Anyway, while reading Having a Mary Heart... last night it suddenly hit me like a proverbial ton of bricks and I felt like such a dunce for not seeing it before. Mary Heart. Merry Heart. You see, this book takes the story of Mary and Martha, two sisters who knew Jesus personally--and by personally I mean that in every way. They actually met Him face to face in a physical way we never will here on Earth. But they knew Him personally in a spiritual way, the way we can know Him this side of Heaven. And this story about Mary and Martha is the main focus of the book:

As Jesus and his disciples were on their way, he came to a village where a woman named Martha opened her home to him. She had a sister called Mary, who sat at the Lord’s feet listening to what he said. But Martha was distracted by all the preparations that had to be made. She came to him and asked, “Lord, don’t you care that my sister has left me to do the work by myself? Tell her to help me!” “Martha, Martha,” the Lord answered, “you are worried and upset about many things, but only one thing is needed. Mary has chosen what is better, and it will not be taken away from her.” (Luke 10:38-42)

And so Having a Mary Heart in a Martha World speaks to the fact that so many women get caught up in serving the Lord that we neglect spending time at His feet really learning from Him. Having a 'Mary Heart' then is a heart that is willing to stop the busyness of life to sit at His feet. A Mary Heart seeks Him first, always and always first. A Mary Heart knows Jesus personally, intimately, even passionately.
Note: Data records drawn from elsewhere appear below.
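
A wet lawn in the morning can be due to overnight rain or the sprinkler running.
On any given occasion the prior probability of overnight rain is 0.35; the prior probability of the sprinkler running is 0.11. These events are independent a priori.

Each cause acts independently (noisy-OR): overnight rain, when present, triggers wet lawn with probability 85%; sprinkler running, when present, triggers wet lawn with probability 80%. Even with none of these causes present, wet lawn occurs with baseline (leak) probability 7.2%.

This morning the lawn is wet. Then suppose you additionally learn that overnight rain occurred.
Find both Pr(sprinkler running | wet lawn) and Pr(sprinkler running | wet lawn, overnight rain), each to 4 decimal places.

Pr(sprinkler running | wet lawn) ≈ 0.2359; Pr(sprinkler running | wet lawn, overnight rain) ≈ 0.1225

Under noisy-OR, P(wet lawn | causes) = 1 − (1−0.072)·∏(1−qᵢ) over the active causes.
P(wet lawn) = 0.072*0.65*0.89 + 0.8144*0.65*0.11 + 0.8608*0.35*0.89 + 0.97216*0.35*0.11 = 0.041652 + 0.058230 + 0.268139 + 0.037428 = 0.405449
Restricting to configurations with sprinkler running present: 0.058230 + 0.037428 = 0.095658.
So P(sprinkler running | wet lawn) = 0.095658/0.405449 ≈ 0.2359.

Now condition on the additional information:
Enumerate both values of sprinkler running and weight by the priors:
  P(wet lawn | overnight rain) = 0.8608×0.89 + 0.97216×0.11
        = 0.766112 + 0.106938 = 0.873050
Configurations with sprinkler running contribute 0.106938, so
  P(sprinkler running | wet lawn, overnight rain) = 0.106938 / 0.873050 ≈ 0.1225
This is intercausal reasoning (explaining away): once overnight rain accounts for the wet lawn, sprinkler running becomes less likely.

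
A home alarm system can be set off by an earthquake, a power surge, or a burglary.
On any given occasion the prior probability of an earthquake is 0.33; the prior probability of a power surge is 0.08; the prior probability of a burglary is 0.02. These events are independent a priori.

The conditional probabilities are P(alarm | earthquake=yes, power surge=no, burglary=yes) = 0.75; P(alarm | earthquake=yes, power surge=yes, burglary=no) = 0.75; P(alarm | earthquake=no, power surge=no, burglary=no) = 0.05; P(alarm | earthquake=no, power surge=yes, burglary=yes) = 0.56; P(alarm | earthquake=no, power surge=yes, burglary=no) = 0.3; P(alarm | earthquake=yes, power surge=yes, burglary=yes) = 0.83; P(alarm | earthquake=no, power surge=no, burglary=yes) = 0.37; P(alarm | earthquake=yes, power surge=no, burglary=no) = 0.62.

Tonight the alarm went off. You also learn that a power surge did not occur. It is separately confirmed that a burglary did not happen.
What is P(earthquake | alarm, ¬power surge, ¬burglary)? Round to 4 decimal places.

P(earthquake | alarm, ¬power surge, ¬burglary) ≈ 0.8593

P(alarm | ¬power surge, ¬burglary) = 0.05×0.67 + 0.62×0.33 = 0.033500 + 0.204600 = 0.238100
Of this, 0.204600 comes from 0.62×0.33 (the earthquake=true cases).
P(earthquake | alarm, ¬power surge, ¬burglary) = 0.204600 / 0.238100 ≈ 0.8593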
So no wonder I felt so DUH! I've been sitting here all this time wanting A Merry Heart. Still do. But the emphasis was on joyful, cheerful nature. A Mary Heart places all of the desires on Jesus. I'm spiritually clued in enough to know that the only way to get that joy and cheer I thirst for is to drink up Jesus...but rather than Jesus being the means to the end, He is the end. For a Mary Heart Jesus is all you desire and by pursuing that desire and being changed by indulging in a desire for Christ, a Merry Heart soon follows.

A Mary Heart = A Merry Heart.

The Bible has two other Marys we all know and love. Mary the mother of Jesus and Mary Magdalene. I think they both had Mary Hearts, although theirs perhaps look different than the Mary, Martha's sister. Mary the mother of Jesus treasured in her heart all the things people said about her son, she thought upon them, she trusted what God said, she trusted what His angels and His people said. I think she is perhaps the greatest example of a Biblical woman with deep faith. Who had more to doubt than Mary? It all must've seemed impossible and insane but she had such faith in God she trusted in the impossible and insane. And her faithfulness was rewarded. Oh, that I could have her heart. A heart that treausures Him and finds deep wells of faith.
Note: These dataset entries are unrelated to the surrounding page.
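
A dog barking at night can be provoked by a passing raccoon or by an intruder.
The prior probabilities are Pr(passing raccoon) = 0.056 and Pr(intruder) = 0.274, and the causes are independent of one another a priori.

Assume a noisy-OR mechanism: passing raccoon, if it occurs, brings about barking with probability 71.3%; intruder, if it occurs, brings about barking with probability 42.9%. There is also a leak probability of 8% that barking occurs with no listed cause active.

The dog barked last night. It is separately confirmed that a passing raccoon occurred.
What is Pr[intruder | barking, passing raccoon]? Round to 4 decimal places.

Under noisy-OR, P(barking | causes) = 1 − (1−0.08)·∏(1−qᵢ) over the active causes.
P(barking | passing raccoon) = 0.73596*0.726 + 0.849233*0.274 = 0.534307 + 0.232690 = 0.766997
Restricting to configurations with intruder present: 0.849233*0.274 = 0.232690.
Hence the posterior is 0.232690/0.766997 ≈ 0.3034.

Pr[intruder | barking, passing raccoon] ≈ 0.3034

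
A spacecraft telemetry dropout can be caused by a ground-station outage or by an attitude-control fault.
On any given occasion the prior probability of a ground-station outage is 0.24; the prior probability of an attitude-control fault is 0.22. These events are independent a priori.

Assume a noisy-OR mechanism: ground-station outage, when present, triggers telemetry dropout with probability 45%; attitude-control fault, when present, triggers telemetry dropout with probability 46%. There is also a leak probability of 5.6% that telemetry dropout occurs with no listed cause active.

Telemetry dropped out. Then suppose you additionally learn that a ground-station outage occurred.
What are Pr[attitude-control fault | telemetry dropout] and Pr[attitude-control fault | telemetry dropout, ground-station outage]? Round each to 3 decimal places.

Pr[attitude-control fault | telemetry dropout] ≈ 0.493; Pr[attitude-control fault | telemetry dropout, ground-station outage] ≈ 0.297

Under noisy-OR, P(telemetry dropout | causes) = 1 − (1−0.056)·∏(1−qᵢ) over the active causes.
Sum P(telemetry dropout|·) weighted by the priors over the 4 (ground-station outage, attitude-control fault) configurations:
  P(telemetry dropout) = 0.056×0.76×0.78 + 0.49024×0.76×0.22 + 0.4808×0.24×0.78 + 0.719632×0.24×0.22
        = 0.033197 + 0.081968 + 0.090006 + 0.037997 = 0.243168
The terms with attitude-control fault present sum to 0.119965, so
  P(attitude-control fault | telemetry dropout) = 0.119965 / 0.243168 ≈ 0.493

With the extra evidence:
Enumerate both values of attitude-control fault and weight by the priors:
  P(telemetry dropout | ground-station outage) = 0.4808·0.78 + 0.719632·0.22
        = 0.375024 + 0.158319 = 0.533343
Configurations with attitude-control fault contribute 0.158319, so
  P(attitude-control fault | telemetry dropout, ground-station outage) = 0.158319 / 0.533343 ≈ 0.297
— ground-station outage explains away the evidence for attitude-control fault.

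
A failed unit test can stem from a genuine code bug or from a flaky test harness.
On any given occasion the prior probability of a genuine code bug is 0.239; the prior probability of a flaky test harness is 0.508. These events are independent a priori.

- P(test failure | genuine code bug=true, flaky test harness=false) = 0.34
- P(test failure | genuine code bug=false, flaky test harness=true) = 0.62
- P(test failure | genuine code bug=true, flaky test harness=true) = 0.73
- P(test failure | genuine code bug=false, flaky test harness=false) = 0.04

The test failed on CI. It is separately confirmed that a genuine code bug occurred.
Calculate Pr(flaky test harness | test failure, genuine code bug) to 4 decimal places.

Pr(flaky test harness | test failure, genuine code bug) ≈ 0.6891

By total probability over both values of flaky test harness:
  P(test failure | genuine code bug) = 0.34*0.492 + 0.73*0.508
        = 0.167280 + 0.370840 = 0.538120
The terms with flaky test harness present sum to 0.370840, so
  P(flaky test harness | test failure, genuine code bug) = 0.370840 / 0.538120 ≈ 0.6891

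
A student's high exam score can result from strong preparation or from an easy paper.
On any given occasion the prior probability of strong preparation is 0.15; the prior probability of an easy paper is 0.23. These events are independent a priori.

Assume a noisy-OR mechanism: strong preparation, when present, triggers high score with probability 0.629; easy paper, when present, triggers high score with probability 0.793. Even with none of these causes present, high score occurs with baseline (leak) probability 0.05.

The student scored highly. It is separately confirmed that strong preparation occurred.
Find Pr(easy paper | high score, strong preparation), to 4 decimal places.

Under noisy-OR, P(high score | causes) = 1 − (1−0.05)·∏(1−qᵢ) over the active causes.
P(high score | strong preparation) = 0.64755·0.77 + 0.927043·0.23 = 0.498613 + 0.213220 = 0.711833
The easy paper-present share is 0.927043·0.23 = 0.213220.
So P(easy paper | high score, strong preparation) = 0.213220/0.711833 ≈ 0.2995.

Pr(easy paper | high score, strong preparation) ≈ 0.2995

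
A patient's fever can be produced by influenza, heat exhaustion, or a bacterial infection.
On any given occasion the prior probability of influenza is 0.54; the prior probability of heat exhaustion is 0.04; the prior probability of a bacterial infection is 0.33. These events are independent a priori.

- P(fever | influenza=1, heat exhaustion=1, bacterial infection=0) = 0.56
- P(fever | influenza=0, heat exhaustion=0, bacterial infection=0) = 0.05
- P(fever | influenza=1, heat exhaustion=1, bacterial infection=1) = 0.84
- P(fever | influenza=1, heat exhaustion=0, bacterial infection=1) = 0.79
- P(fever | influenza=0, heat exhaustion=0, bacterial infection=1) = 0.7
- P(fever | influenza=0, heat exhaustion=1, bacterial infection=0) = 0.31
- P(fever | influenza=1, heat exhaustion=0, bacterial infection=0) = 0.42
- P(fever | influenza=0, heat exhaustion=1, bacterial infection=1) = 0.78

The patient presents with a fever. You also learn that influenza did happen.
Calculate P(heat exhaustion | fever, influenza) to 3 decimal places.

Numerator (weight on configurations with heat exhaustion): 0.015008 + 0.011088 = 0.026096
Normalizer over all consistent configurations: 0.42×0.96×0.67 + 0.79×0.96×0.33 + 0.56×0.04×0.67 + 0.84×0.04×0.33 = 0.546512
P(heat exhaustion | fever, influenza) = 0.026096/0.546512 ≈ 0.048

P(heat exhaustion | fever, influenza) ≈ 0.048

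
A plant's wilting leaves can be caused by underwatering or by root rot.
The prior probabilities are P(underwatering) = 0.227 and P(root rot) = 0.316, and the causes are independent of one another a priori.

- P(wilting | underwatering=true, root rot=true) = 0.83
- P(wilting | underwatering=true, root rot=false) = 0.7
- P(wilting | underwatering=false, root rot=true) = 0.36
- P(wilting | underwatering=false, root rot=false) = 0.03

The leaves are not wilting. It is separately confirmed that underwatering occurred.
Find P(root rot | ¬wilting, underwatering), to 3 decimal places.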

The Bible doesn't say why Jesus revealed His resurrected self to Mary Magdalene first. My guess is because of her Mary Heart.  She had been posessed by demons--I can't imagine nor want to even try what that was like for her. Tortured by the Enemy, not just tempted and tried as we all are...but posessed by his demons, torturing her from within. But Jesus saved her from this torture, and then forgave her of her sins because He loved her not for what she could ever do or be, but because she was a child of God.  Who wouldn't be devoted to such a Savior? I think Mary Magdalene's heart was perhaps the most devoted and that devotion continued after His death. She was there in the Garden because of her devotion to Him, and maybe that's why she was blessed to see Him first. She was devoted in her heart even when it seemed there was nothing left to be devoted to. And while the theory of romantic love between Jesus and Mary is a load of hogwash, I think they loved each other very much. A love so much more profound than romatic love, a love that is spiritually intimate, a love between the Savior and the saved. Oh, that I could have her heart, so full of love and devotion for the One who saved me.

Yes, a Mary Heart. A heart that desires Him always first and sits at His feet, a heart that treasures Him and is filled with faith, a heart that is devoted to Him even when it seems all hope is lost. And then if my heart can be all these things...it will be Merry. It would be impossible to be anything else.

No comments:

Post a Comment

Related Posts Plugin for WordPress, Blogger...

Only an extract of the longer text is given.